I am grateful for the opportunity to add my tribute to the powerful speeches that have already been made to celebrate the life and role of the Duke of Edinburgh. For more than 70 years, he was at the heart of the royal family, that most historic and traditional of British institutions. Yet, as has been said, in many ways he was ahead of his time.
He was ahead of his time on the environment. This year the UK will host the 26th United Nations climate change conference, amidst the recognition here and globally of its importance. Yet more than five decades ago, he was urging us, with clarity and foresight, to understand how all living creatures on this planet are interdependent. These views were so much ahead of their time that they were met by some with derision.
He was ahead of his time on young people, with the Duke of Edinburgh’s Award scheme, recognising the interconnection of physical and mental wellbeing as a route for young people to develop to their full potential. One of the many success stories of the Duke of Edinburgh’s Award is the work that goes on at Westminster House youth club in my constituency of Camberwell and Peckham.
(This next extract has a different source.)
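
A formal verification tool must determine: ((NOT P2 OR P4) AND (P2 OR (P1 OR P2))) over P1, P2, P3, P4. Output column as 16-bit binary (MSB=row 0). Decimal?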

It gets more black and minority ethnic young people through the award than almost anywhere else. Many of those young people have had a difficult start in life or have not thrived at school, yet through the Duke of Edinburgh’s Award they find a route to self-confidence and success.
The Duke of Edinburgh was ahead of his time as a husband. One of the remarkable things about Prince Philip is that he chose, in his marriage, to put himself second and make his central role in life that of supporting his wife in her role as the Queen. He sought never to eclipse her, only to support her. Way back half way through the last century, that was profoundly counter-cultural. The expectation was that to be a man was to be head of the family, and particularly in the public domain it was the man who would play the leading role, and the wife who would support him. If that—sadly—still remains largely true today, how much more of an iron rule it was 70 years ago. His decision to give up what would have been a glittering career in the Navy, and to make it his duty to support his wife in her role, took him into uncharted territory and left him exposed. For if he was not the head of the family, what did that make him? There was no reassuring recognition that he was no less of a man for what he did in putting the Queen first, and himself second. It takes a remarkable man to be a leader, but an even more remarkable man to support a woman leader, and that is what Prince Philip did.
When we hear the Queen speak, we know that she always weighs her words carefully. What she said at their golden wedding anniversary in 1997 was that Prince Philip had,
“quite simply, been my strength and stay all these years.”
What a loss it is for her to lose that husband, that partner, her liegeman of life and limb. We rightly pay tribute to Prince Philip’s work on the environment, young people, our armed forces, and much else besides. He did his work, but, above all, he enabled the Queen to do hers. For that he deserves our recognition and gratitude. He served this country by serving his Queen.